Sri Lanka is a sovereign nation. It had the right to bar Liberal MP Bob Rae and Conservative MP Deepak Obhrai, parliamentary secretary for foreign affairs, from entering the country.
Canada, after all, recently barred British MP George Galloway for the same reason Sri Lanka says it did Rae -- security concerns. Which just goes to show countries can act within their rights and still be wrong.
Canada argued Galloway gave "material support" to Hamas.
Sri Lanka banned Rae because of his alleged sympathy for the terrorist Tamil Tigers.

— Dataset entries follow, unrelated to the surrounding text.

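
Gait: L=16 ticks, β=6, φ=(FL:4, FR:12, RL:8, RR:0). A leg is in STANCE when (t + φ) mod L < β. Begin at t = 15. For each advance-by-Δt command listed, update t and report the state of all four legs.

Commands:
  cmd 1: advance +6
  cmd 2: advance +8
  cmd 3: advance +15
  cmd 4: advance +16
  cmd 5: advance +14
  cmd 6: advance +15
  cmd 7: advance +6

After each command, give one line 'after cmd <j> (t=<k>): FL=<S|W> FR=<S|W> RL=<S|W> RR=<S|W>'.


after cmd 1 (t=21): FL=W FR=S RL=W RR=S
after cmd 2 (t=29): FL=S FR=W RL=S RR=W
after cmd 3 (t=44): FL=S FR=W RL=S RR=W
after cmd 4 (t=60): FL=S FR=W RL=S RR=W
after cmd 5 (t=74): FL=W FR=W RL=S RR=W
after cmd 6 (t=89): FL=W FR=S RL=S RR=W
after cmd 7 (t=95): FL=S FR=W RL=W RR=W

start t=15: FL=S FR=W RL=W RR=W
cmd 1: advance +6 → t=21, phase=(9,1,13,5) → FL=W FR=S RL=W RR=S
cmd 2: advance +8 → t=29, phase=(1,9,5,13) → FL=S FR=W RL=S RR=W
cmd 3: advance +15 → t=44, phase=(0,8,4,12) → FL=S FR=W RL=S RR=W
cmd 4: advance +16 → t=60, phase=(0,8,4,12) → FL=S FR=W RL=S RR=W
cmd 5: advance +14 → t=74, phase=(14,6,2,10) → FL=W FR=W RL=S RR=W
cmd 6: advance +15 → t=89, phase=(13,5,1,9) → FL=W FR=S RL=S RR=W
cmd 7: advance +6 → t=95, phase=(3,11,7,15) → FL=S FR=W RL=W RR=W


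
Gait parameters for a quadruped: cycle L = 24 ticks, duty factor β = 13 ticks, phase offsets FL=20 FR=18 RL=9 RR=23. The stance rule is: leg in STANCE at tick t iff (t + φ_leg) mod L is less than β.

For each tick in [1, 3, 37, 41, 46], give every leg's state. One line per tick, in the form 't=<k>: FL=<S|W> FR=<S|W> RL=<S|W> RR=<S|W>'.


t=1: phase=(21,19,10,0) vs β=13 → FL=W FR=W RL=S RR=S
t=3: phase=(23,21,12,2) vs β=13 → FL=W FR=W RL=S RR=S
t=37: phase=(9,7,22,12) vs β=13 → FL=S FR=S RL=W RR=S
t=41: phase=(13,11,2,16) vs β=13 → FL=W FR=S RL=S RR=W
t=46: phase=(18,16,7,21) vs β=13 → FL=W FR=W RL=S RR=W

t=1: FL=W FR=W RL=S RR=S
t=3: FL=W FR=W RL=S RR=S
t=37: FL=S FR=S RL=W RR=S
t=41: FL=W FR=S RL=S RR=W
t=46: FL=W FR=W RL=S RR=W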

In the real world, Galloway may be a self-aggrandizing buffoon with a one-sided view of the Israeli-Palestinian conflict, but he has never been charged with aiding terrorists, was allowed into Canada in 2006 and wasn't barred by the U.S.
Rae has been publicly critical of Sri Lanka's often brutal treatment of its Tamil minority, as have many human rights groups. He has a longstanding interest in the country and has met in the past with Tiger members in a bid to kickstart the peace process. But it's absurd to suggest he's a security risk or endorses terrorism.
What's worrisome, as Rae noted, is that if Sri Lanka is this paranoid about letting in Canadian observers following the end of its 26-year civil war with the now-defeated Tigers, what is it planning for 200,000 Tamil civilians rendered homeless by the war after thousands were killed in the fighting?
Sri Lanka has been bizarrely suspicious of Canada, presumably because we've accepted hundreds of thousands of Tamil civilians as refugees.
But Prime Minister Stephen Harper also declared the Tigers a terrorist organization. He has rightly protested the barring of Rae and Obhrai and the recent attempted trashing of Canada's embassy in Sri Lanka by government supporters while police stood by.
With Sri Lanka this paranoid about even an ally in the war on terror, how can it be trusted to respect the rights of Tamil civilians following its military victory?
That's why international observers are needed. To see that it does.